Wednesday, February 14, 2018

Neural Network weight optimization algorithms

In this post, I write about different ways of updating neural network weights. 

I’m writing this post out of the notes I took for the class “Improving Deep Neural Networks: Hyperparameter tuning, Regularization and Optimization”.

Specifically, I discuss about optimizing the neural network weights using non-traditional gradient descent algorithms.

Applying proper optimization techniques have direct effect on the performance of the neural network.

Required pre-requisites to understand this content:
  1. Neural Networks
  2. Gradient Descent
  3. Back Propagation
  4. Cost functions

To explain the following, I’m assuming neural network weights θ to be 1D/2D vector.
The different ways to update the neural network weights are described as follows:

Traditional gradient Descent:


  1. It is prone to larger oscillations during its descent to global/local optimum while optimizing the cost function. This affects performance.
  2. To reduce the oscillations, we use (exponentially weighted) moving average like approaches to dampen out the effects of these oscillations.
  3. This ensures smoother transition to the global/local optimum while optimizing the cost function.



Exponentially weighted Moving averages:

Assuming we have a 1D vector V, that changes over time (like temperature). It is prone to large local variations. 

To correct for that (quick and abrupt) change, we perform the following operations

Vcorrected  = (β* Vt-1) + (1 - β) * Voriginal

In other words, Vcorrected ≈ Approximately average over (1.0 / (1.0 - β)) observations

For example,

If β = 0.9 ≈ approximately last 10 observations average.

If β = 0.98 ≈ approximately last 50 observations average.

  1. Larger value of β gives smoother curves (as opposed to zig-zag/abrupt movement as observed in pure gradient descent).
  2. Bias correction in exponential weighted moving averages applied to gradient descent like algorithms don't affect them significantly. They can be implemented if needed. This is required in ADAptive momentum algorithm.


Momentum

Since, we understand basics of exponentially weighted moving averages, we can apply that in weight update step in neural network optimization.

We update the weights by performing the following steps:

Vdw = (β * Vdw) + ((1- β)* Vdw)
Vdb = (β * Vdb) + ((1- β)* Vdb)

Weight update step:

W = W - (α * Vdw) instead of W = W - (α * dw)
b = b - (α * Vdb) instead of b = b - (α * dw)
Usually Beta = 0.9

  1. This weight update procedure gives us smoother convergence to global/local minimum.
  2. The Vdw, Vdb terms are derived from the exponentially weighted moving average equations.


RMSProp

Root Mean Squared Propagation. Interestingly this was proposed in the Coursera course by Geoffrey Hinton back in 2011-2012.

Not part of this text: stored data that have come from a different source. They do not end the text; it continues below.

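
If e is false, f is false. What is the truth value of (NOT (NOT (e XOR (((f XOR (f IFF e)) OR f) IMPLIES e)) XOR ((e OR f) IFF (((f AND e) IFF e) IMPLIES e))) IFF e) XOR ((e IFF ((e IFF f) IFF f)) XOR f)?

Substituting e=False, f=False:
f IFF e = False IFF False = True
f XOR (f IFF e) = False XOR True = True
(f XOR (f IFF e)) OR f = True OR False = True
((f XOR (f IFF e)) OR f) IMPLIES e = True IMPLIES False = False
e XOR (((f XOR (f IFF e)) OR f) IMPLIES e) = False XOR False = False
NOT (e XOR (((f XOR (f IFF e)) OR f) IMPLIES e)) = NOT False = True
e OR f = False OR False = False
f AND e = False AND False = False
(f AND e) IFF e = False IFF False = True
((f AND e) IFF e) IMPLIES e = True IMPLIES False = False
(e OR f) IFF (((f AND e) IFF e) IMPLIES e) = False IFF False = True
NOT (e XOR (((f XOR (f IFF e)) OR f) IMPLIES e)) XOR ((e OR f) IFF (((f AND e) IFF e) IMPLIES e)) = True XOR True = False
NOT (NOT (e XOR (((f XOR (f IFF e)) OR f) IMPLIES e)) XOR ((e OR f) IFF (((f AND e) IFF e) IMPLIES e))) = NOT False = True
NOT (NOT (e XOR (((f XOR (f IFF e)) OR f) IMPLIES e)) XOR ((e OR f) IFF (((f AND e) IFF e) IMPLIES e))) IFF e = True IFF False = False
e IFF f = False IFF False = True
(e IFF f) IFF f = True IFF False = False
e IFF ((e IFF f) IFF f) = False IFF False = True
(e IFF ((e IFF f) IFF f)) XOR f = True XOR False = True
(NOT (NOT (e XOR (((f XOR (f IFF e)) OR f) IMPLIES e)) XOR ((e OR f) IFF (((f AND e) IFF e) IMPLIES e))) IFF e) XOR ((e IFF ((e IFF f) IFF f)) XOR f) = False XOR True = True

True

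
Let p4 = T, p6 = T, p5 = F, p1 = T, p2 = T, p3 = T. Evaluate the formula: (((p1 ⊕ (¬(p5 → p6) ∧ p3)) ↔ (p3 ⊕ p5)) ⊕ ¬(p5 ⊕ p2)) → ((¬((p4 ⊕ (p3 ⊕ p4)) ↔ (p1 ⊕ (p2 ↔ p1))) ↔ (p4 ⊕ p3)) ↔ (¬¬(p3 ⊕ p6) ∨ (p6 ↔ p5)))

T

p5 → p6 = F → T = T
¬(p5 → p6) = ¬T = F
¬(p5 → p6) ∧ p3 = F ∧ T = F
p1 ⊕ (¬(p5 → p6) ∧ p3) = T ⊕ F = T
p3 ⊕ p5 = T ⊕ F = T
(p1 ⊕ (¬(p5 → p6) ∧ p3)) ↔ (p3 ⊕ p5) = T ↔ T = T
p5 ⊕ p2 = F ⊕ T = T
¬(p5 ⊕ p2) = ¬T = F
((p1 ⊕ (¬(p5 → p6) ∧ p3)) ↔ (p3 ⊕ p5)) ⊕ ¬(p5 ⊕ p2) = T ⊕ F = T
p3 ⊕ p4 = T ⊕ T = F
p4 ⊕ (p3 ⊕ p4) = T ⊕ F = T
p2 ↔ p1 = T ↔ T = T
p1 ⊕ (p2 ↔ p1) = T ⊕ T = F
(p4 ⊕ (p3 ⊕ p4)) ↔ (p1 ⊕ (p2 ↔ p1)) = T ↔ F = F
¬((p4 ⊕ (p3 ⊕ p4)) ↔ (p1 ⊕ (p2 ↔ p1))) = ¬F = T
p4 ⊕ p3 = T ⊕ T = F
¬((p4 ⊕ (p3 ⊕ p4)) ↔ (p1 ⊕ (p2 ↔ p1))) ↔ (p4 ⊕ p3) = T ↔ F = F
p3 ⊕ p6 = T ⊕ T = F
¬(p3 ⊕ p6) = ¬F = T
¬¬(p3 ⊕ p6) = ¬T = F
p6 ↔ p5 = T ↔ F = F
¬¬(p3 ⊕ p6) ∨ (p6 ↔ p5) = F ∨ F = F
(¬((p4 ⊕ (p3 ⊕ p4)) ↔ (p1 ⊕ (p2 ↔ p1))) ↔ (p4 ⊕ p3)) ↔ (¬¬(p3 ⊕ p6) ∨ (p6 ↔ p5)) = F ↔ F = T
(((p1 ⊕ (¬(p5 → p6) ∧ p3)) ↔ (p3 ⊕ p5)) ⊕ ¬(p5 ⊕ p2)) → ((¬((p4 ⊕ (p3 ⊕ p4)) ↔ (p1 ⊕ (p2 ↔ p1))) ↔ (p4 ⊕ p3)) ↔ (¬¬(p3 ⊕ p6) ∨ (p6 ↔ p5))) = T → T = T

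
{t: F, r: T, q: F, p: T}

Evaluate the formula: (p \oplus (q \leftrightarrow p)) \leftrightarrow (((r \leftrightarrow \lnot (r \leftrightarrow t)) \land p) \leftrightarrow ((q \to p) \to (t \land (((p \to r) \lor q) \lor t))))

q \leftrightarrow p = F \leftrightarrow T = F
p \oplus (q \leftrightarrow p) = T \oplus F = T
r \leftrightarrow t = T \leftrightarrow F = F
\lnot (r \leftrightarrow t) = \lnot F = T
r \leftrightarrow \lnot (r \leftrightarrow t) = T \leftrightarrow T = T
(r \leftrightarrow \lnot (r \leftrightarrow t)) \land p = T \land T = T
q \to p = F \to T = T
p \to r = T \to T = T
(p \to r) \lor q = T \lor F = T
((p \to r) \lor q) \lor t = T \lor F = T
t \land (((p \to r) \lor q) \lor t) = F \land T = F
(q \to p) \to (t \land (((p \to r) \lor q) \lor t)) = T \to F = F
((r \leftrightarrow \lnot (r \leftrightarrow t)) \land p) \leftrightarrow ((q \to p) \to (t \land (((p \to r) \lor q) \lor t))) = T \leftrightarrow F = F
(p \oplus (q \leftrightarrow p)) \leftrightarrow (((r \leftrightarrow \lnot (r \leftrightarrow t)) \land p) \leftrightarrow ((q \to p) \to (t \land (((p \to r) \lor q) \lor t)))) = T \leftrightarrow F = F

F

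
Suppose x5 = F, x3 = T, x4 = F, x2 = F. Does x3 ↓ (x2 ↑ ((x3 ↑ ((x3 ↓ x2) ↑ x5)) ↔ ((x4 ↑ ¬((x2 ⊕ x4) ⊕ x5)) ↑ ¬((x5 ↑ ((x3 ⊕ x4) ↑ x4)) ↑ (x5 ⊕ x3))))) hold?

x3 ↓ x2 = T ↓ F = F
(x3 ↓ x2) ↑ x5 = F ↑ F = T
x3 ↑ ((x3 ↓ x2) ↑ x5) = T ↑ T = F
x2 ⊕ x4 = F ⊕ F = F
(x2 ⊕ x4) ⊕ x5 = F ⊕ F = F
¬((x2 ⊕ x4) ⊕ x5) = ¬F = T
x4 ↑ ¬((x2 ⊕ x4) ⊕ x5) = F ↑ T = T
x3 ⊕ x4 = T ⊕ F = T
(x3 ⊕ x4) ↑ x4 = T ↑ F = T
x5 ↑ ((x3 ⊕ x4) ↑ x4) = F ↑ T = T
x5 ⊕ x3 = F ⊕ T = T
(x5 ↑ ((x3 ⊕ x4) ↑ x4)) ↑ (x5 ⊕ x3) = T ↑ T = F
¬((x5 ↑ ((x3 ⊕ x4) ↑ x4)) ↑ (x5 ⊕ x3)) = ¬F = T
(x4 ↑ ¬((x2 ⊕ x4) ⊕ x5)) ↑ ¬((x5 ↑ ((x3 ⊕ x4) ↑ x4)) ↑ (x5 ⊕ x3)) = T ↑ T = F
(x3 ↑ ((x3 ↓ x2) ↑ x5)) ↔ ((x4 ↑ ¬((x2 ⊕ x4) ⊕ x5)) ↑ ¬((x5 ↑ ((x3 ⊕ x4) ↑ x4)) ↑ (x5 ⊕ x3))) = F ↔ F = T
x2 ↑ ((x3 ↑ ((x3 ↓ x2) ↑ x5)) ↔ ((x4 ↑ ¬((x2 ⊕ x4) ⊕ x5)) ↑ ¬((x5 ↑ ((x3 ⊕ x4) ↑ x4)) ↑ (x5 ⊕ x3)))) = F ↑ T = T
x3 ↓ (x2 ↑ ((x3 ↑ ((x3 ↓ x2) ↑ x5)) ↔ ((x4 ↑ ¬((x2 ⊕ x4) ⊕ x5)) ↑ ¬((x5 ↑ ((x3 ⊕ x4) ↑ x4)) ↑ (x5 ⊕ x3))))) = T ↓ T = F

F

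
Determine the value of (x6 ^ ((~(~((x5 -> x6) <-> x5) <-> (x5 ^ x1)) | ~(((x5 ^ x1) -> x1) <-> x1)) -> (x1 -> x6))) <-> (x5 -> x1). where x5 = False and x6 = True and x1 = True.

x5 -> x6 = False -> True = True
(x5 -> x6) <-> x5 = True <-> False = False
~((x5 -> x6) <-> x5) = ~False = True
x5 ^ x1 = False ^ True = True
~((x5 -> x6) <-> x5) <-> (x5 ^ x1) = True <-> True = True
~(~((x5 -> x6) <-> x5) <-> (x5 ^ x1)) = ~True = False
x5 ^ x1 = False ^ True = True
(x5 ^ x1) -> x1 = True -> True = True
((x5 ^ x1) -> x1) <-> x1 = True <-> True = True
~(((x5 ^ x1) -> x1) <-> x1) = ~True = False
~(~((x5 -> x6) <-> x5) <-> (x5 ^ x1)) | ~(((x5 ^ x1) -> x1) <-> x1) = False | False = False
x1 -> x6 = True -> True = True
(~(~((x5 -> x6) <-> x5) <-> (x5 ^ x1)) | ~(((x5 ^ x1) -> x1) <-> x1)) -> (x1 -> x6) = False -> True = True
x6 ^ ((~(~((x5 -> x6) <-> x5) <-> (x5 ^ x1)) | ~(((x5 ^ x1) -> x1) <-> x1)) -> (x1 -> x6)) = True ^ True = False
x5 -> x1 = False -> True = True
(x6 ^ ((~(~((x5 -> x6) <-> x5) <-> (x5 ^ x1)) | ~(((x5 ^ x1) -> x1) <-> x1)) -> (x1 -> x6))) <-> (x5 -> x1) = False <-> True = False

False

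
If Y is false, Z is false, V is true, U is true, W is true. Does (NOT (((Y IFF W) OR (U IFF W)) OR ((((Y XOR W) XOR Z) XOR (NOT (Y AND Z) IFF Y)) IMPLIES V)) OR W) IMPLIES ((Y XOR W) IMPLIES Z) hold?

False

Y IFF W = False IFF True = False
U IFF W = True IFF True = True
(Y IFF W) OR (U IFF W) = False OR True = True
Y XOR W = False XOR True = True
(Y XOR W) XOR Z = True XOR False = True
Y AND Z = False AND False = False
NOT (Y AND Z) = NOT False = True
NOT (Y AND Z) IFF Y = True IFF False = False
((Y XOR W) XOR Z) XOR (NOT (Y AND Z) IFF Y) = True XOR False = True
(((Y XOR W) XOR Z) XOR (NOT (Y AND Z) IFF Y)) IMPLIES V = True IMPLIES True = True
((Y IFF W) OR (U IFF W)) OR ((((Y XOR W) XOR Z) XOR (NOT (Y AND Z) IFF Y)) IMPLIES V) = True OR True = True
NOT (((Y IFF W) OR (U IFF W)) OR ((((Y XOR W) XOR Z) XOR (NOT (Y AND Z) IFF Y)) IMPLIES V)) = NOT True = False
NOT (((Y IFF W) OR (U IFF W)) OR ((((Y XOR W) XOR Z) XOR (NOT (Y AND Z) IFF Y)) IMPLIES V)) OR W = False OR True = True
Y XOR W = False XOR True = True
(Y XOR W) IMPLIES Z = True IMPLIES False = False
(NOT (((Y IFF W) OR (U IFF W)) OR ((((Y XOR W) XOR Z) XOR (NOT (Y AND Z) IFF Y)) IMPLIES V)) OR W) IMPLIES ((Y XOR W) IMPLIES Z) = True IMPLIES False = False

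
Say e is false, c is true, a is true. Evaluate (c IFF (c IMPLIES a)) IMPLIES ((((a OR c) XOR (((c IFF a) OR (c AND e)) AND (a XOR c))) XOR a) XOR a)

true

Substituting e=false, c=true, a=true:
c IMPLIES a = true IMPLIES true = true
c IFF (c IMPLIES a) = true IFF true = true
a OR c = true OR true = true
c IFF a = true IFF true = true
c AND e = true AND false = false
(c IFF a) OR (c AND e) = true OR false = true
a XOR c = true XOR true = false
((c IFF a) OR (c AND e)) AND (a XOR c) = true AND false = false
(a OR c) XOR (((c IFF a) OR (c AND e)) AND (a XOR c)) = true XOR false = true
((a OR c) XOR (((c IFF a) OR (c AND e)) AND (a XOR c))) XOR a = true XOR true = false
(((a OR c) XOR (((c IFF a) OR (c AND e)) AND (a XOR c))) XOR a) XOR a = false XOR true = true
(c IFF (c IMPLIES a)) IMPLIES ((((a OR c) XOR (((c IFF a) OR (c AND e)) AND (a XOR c))) XOR a) XOR a) = true IMPLIES true = true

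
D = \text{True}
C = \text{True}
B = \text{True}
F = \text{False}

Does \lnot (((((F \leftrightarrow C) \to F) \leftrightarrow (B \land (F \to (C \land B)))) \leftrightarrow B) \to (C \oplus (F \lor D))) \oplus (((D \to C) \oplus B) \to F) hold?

\text{False}

Substituting D=\text{True}, C=\text{True}, B=\text{True}, F=\text{False}:
F \leftrightarrow C = \text{False} \leftrightarrow \text{True} = \text{False}
(F \leftrightarrow C) \to F = \text{False} \to \text{False} = \text{True}
C \land B = \text{True} \land \text{True} = \text{True}
F \to (C \land B) = \text{False} \to \text{True} = \text{True}
B \land (F \to (C \land B)) = \text{True} \land \text{True} = \text{True}
((F \leftrightarrow C) \to F) \leftrightarrow (B \land (F \to (C \land B))) = \text{True} \leftrightarrow \text{True} = \text{True}
(((F \leftrightarrow C) \to F) \leftrightarrow (B \land (F \to (C \land B)))) \leftrightarrow B = \text{True} \leftrightarrow \text{True} = \text{True}
F \lor D = \text{False} \lor \text{True} = \text{True}
C \oplus (F \lor D) = \text{True} \oplus \text{True} = \text{False}
((((F \leftrightarrow C) \to F) \leftrightarrow (B \land (F \to (C \land B)))) \leftrightarrow B) \to (C \oplus (F \lor D)) = \text{True} \to \text{False} = \text{False}
\lnot (((((F \leftrightarrow C) \to F) \leftrightarrow (B \land (F \to (C \land B)))) \leftrightarrow B) \to (C \oplus (F \lor D))) = \lnot \text{False} = \text{True}
D \to C = \text{True} \to \text{True} = \text{True}
(D \to C) \oplus B = \text{True} \oplus \text{True} = \text{False}
((D \to C) \oplus B) \to F = \text{False} \to \text{False} = \text{True}
\lnot (((((F \leftrightarrow C) \to F) \leftrightarrow (B \land (F \to (C \land B)))) \leftrightarrow B) \to (C \oplus (F \lor D))) \oplus (((D \to C) \oplus B) \to F) = \text{True} \oplus \text{True} = \text{False}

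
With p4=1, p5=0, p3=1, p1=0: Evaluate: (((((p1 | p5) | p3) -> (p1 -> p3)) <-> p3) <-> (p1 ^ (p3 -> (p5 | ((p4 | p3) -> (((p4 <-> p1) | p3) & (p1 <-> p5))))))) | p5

1

p1 | p5 = 0 | 0 = 0
(p1 | p5) | p3 = 0 | 1 = 1
p1 -> p3 = 0 -> 1 = 1
((p1 | p5) | p3) -> (p1 -> p3) = 1 -> 1 = 1
(((p1 | p5) | p3) -> (p1 -> p3)) <-> p3 = 1 <-> 1 = 1
p4 | p3 = 1 | 1 = 1
p4 <-> p1 = 1 <-> 0 = 0
(p4 <-> p1) | p3 = 0 | 1 = 1
p1 <-> p5 = 0 <-> 0 = 1
((p4 <-> p1) | p3) & (p1 <-> p5) = 1 & 1 = 1
(p4 | p3) -> (((p4 <-> p1) | p3) & (p1 <-> p5)) = 1 -> 1 = 1
p5 | ((p4 | p3) -> (((p4 <-> p1) | p3) & (p1 <-> p5))) = 0 | 1 = 1
p3 -> (p5 | ((p4 | p3) -> (((p4 <-> p1) | p3) & (p1 <-> p5)))) = 1 -> 1 = 1
p1 ^ (p3 -> (p5 | ((p4 | p3) -> (((p4 <-> p1) | p3) & (p1 <-> p5))))) = 0 ^ 1 = 1
((((p1 | p5) | p3) -> (p1 -> p3)) <-> p3) <-> (p1 ^ (p3 -> (p5 | ((p4 | p3) -> (((p4 <-> p1) | p3) & (p1 <-> p5)))))) = 1 <-> 1 = 1
(((((p1 | p5) | p3) -> (p1 -> p3)) <-> p3) <-> (p1 ^ (p3 -> (p5 | ((p4 | p3) -> (((p4 <-> p1) | p3) & (p1 <-> p5))))))) | p5 = 1 | 0 = 1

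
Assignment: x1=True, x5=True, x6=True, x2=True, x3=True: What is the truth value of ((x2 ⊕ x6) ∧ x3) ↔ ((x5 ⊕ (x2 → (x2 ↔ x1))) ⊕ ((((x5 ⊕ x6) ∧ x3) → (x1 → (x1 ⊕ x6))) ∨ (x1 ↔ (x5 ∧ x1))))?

x2 ⊕ x6 = True ⊕ True = False
(x2 ⊕ x6) ∧ x3 = False ∧ True = False
x2 ↔ x1 = True ↔ True = True
x2 → (x2 ↔ x1) = True → True = True
x5 ⊕ (x2 → (x2 ↔ x1)) = True ⊕ True = False
x5 ⊕ x6 = True ⊕ True = False
(x5 ⊕ x6) ∧ x3 = False ∧ True = False
x1 ⊕ x6 = True ⊕ True = False
x1 → (x1 ⊕ x6) = True → False = False
((x5 ⊕ x6) ∧ x3) → (x1 → (x1 ⊕ x6)) = False → False = True
x5 ∧ x1 = True ∧ True = True
x1 ↔ (x5 ∧ x1) = True ↔ True = True
(((x5 ⊕ x6) ∧ x3) → (x1 → (x1 ⊕ x6))) ∨ (x1 ↔ (x5 ∧ x1)) = True ∨ True = True
(x5 ⊕ (x2 → (x2 ↔ x1))) ⊕ ((((x5 ⊕ x6) ∧ x3) → (x1 → (x1 ⊕ x6))) ∨ (x1 ↔ (x5 ∧ x1))) = False ⊕ True = True
((x2 ⊕ x6) ∧ x3) ↔ ((x5 ⊕ (x2 → (x2 ↔ x1))) ⊕ ((((x5 ⊕ x6) ∧ x3) → (x1 → (x1 ⊕ x6))) ∨ (x1 ↔ (x5 ∧ x1)))) = False ↔ True = False

False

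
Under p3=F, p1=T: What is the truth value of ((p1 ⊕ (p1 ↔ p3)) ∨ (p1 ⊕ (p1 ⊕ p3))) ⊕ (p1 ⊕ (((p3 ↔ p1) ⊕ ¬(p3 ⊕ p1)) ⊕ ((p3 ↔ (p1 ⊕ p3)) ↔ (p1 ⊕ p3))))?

F

p1 ↔ p3 = T ↔ F = F
p1 ⊕ (p1 ↔ p3) = T ⊕ F = T
p1 ⊕ p3 = T ⊕ F = T
p1 ⊕ (p1 ⊕ p3) = T ⊕ T = F
(p1 ⊕ (p1 ↔ p3)) ∨ (p1 ⊕ (p1 ⊕ p3)) = T ∨ F = T
p3 ↔ p1 = F ↔ T = F
p3 ⊕ p1 = F ⊕ T = T
¬(p3 ⊕ p1) = ¬T = F
(p3 ↔ p1) ⊕ ¬(p3 ⊕ p1) = F ⊕ F = F
p1 ⊕ p3 = T ⊕ F = T
p3 ↔ (p1 ⊕ p3) = F ↔ T = F
p1 ⊕ p3 = T ⊕ F = T
(p3 ↔ (p1 ⊕ p3)) ↔ (p1 ⊕ p3) = F ↔ T = F
((p3 ↔ p1) ⊕ ¬(p3 ⊕ p1)) ⊕ ((p3 ↔ (p1 ⊕ p3)) ↔ (p1 ⊕ p3)) = F ⊕ F = F
p1 ⊕ (((p3 ↔ p1) ⊕ ¬(p3 ⊕ p1)) ⊕ ((p3 ↔ (p1 ⊕ p3)) ↔ (p1 ⊕ p3))) = T ⊕ F = T
((p1 ⊕ (p1 ↔ p3)) ∨ (p1 ⊕ (p1 ⊕ p3))) ⊕ (p1 ⊕ (((p3 ↔ p1) ⊕ ¬(p3 ⊕ p1)) ⊕ ((p3 ↔ (p1 ⊕ p3)) ↔ (p1 ⊕ p3)))) = T ⊕ T = F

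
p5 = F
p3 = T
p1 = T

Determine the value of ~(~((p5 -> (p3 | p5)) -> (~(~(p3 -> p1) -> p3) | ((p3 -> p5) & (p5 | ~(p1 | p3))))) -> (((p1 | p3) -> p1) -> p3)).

p3 | p5 = T | F = T
p5 -> (p3 | p5) = F -> T = T
p3 -> p1 = T -> T = T
~(p3 -> p1) = ~T = F
~(p3 -> p1) -> p3 = F -> T = T
~(~(p3 -> p1) -> p3) = ~T = F
p3 -> p5 = T -> F = F
p1 | p3 = T | T = T
~(p1 | p3) = ~T = F
p5 | ~(p1 | p3) = F | F = F
(p3 -> p5) & (p5 | ~(p1 | p3)) = F & F = F
~(~(p3 -> p1) -> p3) | ((p3 -> p5) & (p5 | ~(p1 | p3))) = F | F = F
(p5 -> (p3 | p5)) -> (~(~(p3 -> p1) -> p3) | ((p3 -> p5) & (p5 | ~(p1 | p3)))) = T -> F = F
~((p5 -> (p3 | p5)) -> (~(~(p3 -> p1) -> p3) | ((p3 -> p5) & (p5 | ~(p1 | p3))))) = ~F = T
p1 | p3 = T | T = T
(p1 | p3) -> p1 = T -> T = T
((p1 | p3) -> p1) -> p3 = T -> T = T
~((p5 -> (p3 | p5)) -> (~(~(p3 -> p1) -> p3) | ((p3 -> p5) & (p5 | ~(p1 | p3))))) -> (((p1 | p3) -> p1) -> p3) = T -> T = T
~(~((p5 -> (p3 | p5)) -> (~(~(p3 -> p1) -> p3) | ((p3 -> p5) & (p5 | ~(p1 | p3))))) -> (((p1 | p3) -> p1) -> p3)) = ~T = F

F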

While applying gradient descent, we update the weights by performing the following:


Sdw = (β * Sdw) + ((1- β)* (dw)2 )

Sdb = (β * Sdb) + ((1- β)* (db)2 )

Weight update step:
W = W - (α * (dw/ (sqrt(Sdw) +ε))) instead of W = W - (α * dw)
b = b - (α * (db/ sqrt(Sdb)+ε))) instead of W = W - (α * db).

The Sdw, Sdb terms are derived from the exponentially weighted moving average equations.
                                               

Adam: ADAptive Momentum


This is the most commonly used/popular optimization algorithm in the computer vision community. 

We have slightly changed update algorithm compared to Momentum.

While applying gradient descent, we update the weights by performing the following:

From Momentum we have:

Vdw = (β1 * Vdw) + ((1.0 - β1) * Vdw)
Vdb = (β1 * Vdb) + ((1.0 - β1) * Vdb)

You have to perform bias correction:

Vdw_corrected = Vdw /(1.0 - ( β1)t)
Vdb_corrected = Vdb /(1.0 - ( β1)t)

From RMSProp we have

Sdw = (β2 * Sdw) + ((1.0 - β2)* (dw)2 )
Sdb = (β2 * Sdb) + ((1.0 - β2)* (db)2 )

You have to perform bias correction:

Sdw_corrected = Sdw /(1.0 - ( β2)t)
Sdb_corrected = Sdb /(1.0 - ( β2)t)

Finally, we perform weight updates:

W = W - (α * (Vdw/ (sqrt(Sdw)+ε))) instead of W = W - (α * dw).
b = b - (α * (Vdb/ (sqrt(Sdb)+ε))) instead of b = b - (α * db).

All of this reminds me of Kalman filters, where the observed signal value is not exactly correct, we observe some process noise and observation noise and we try to incorporate that to have a updated/corrected signal value from the sensor.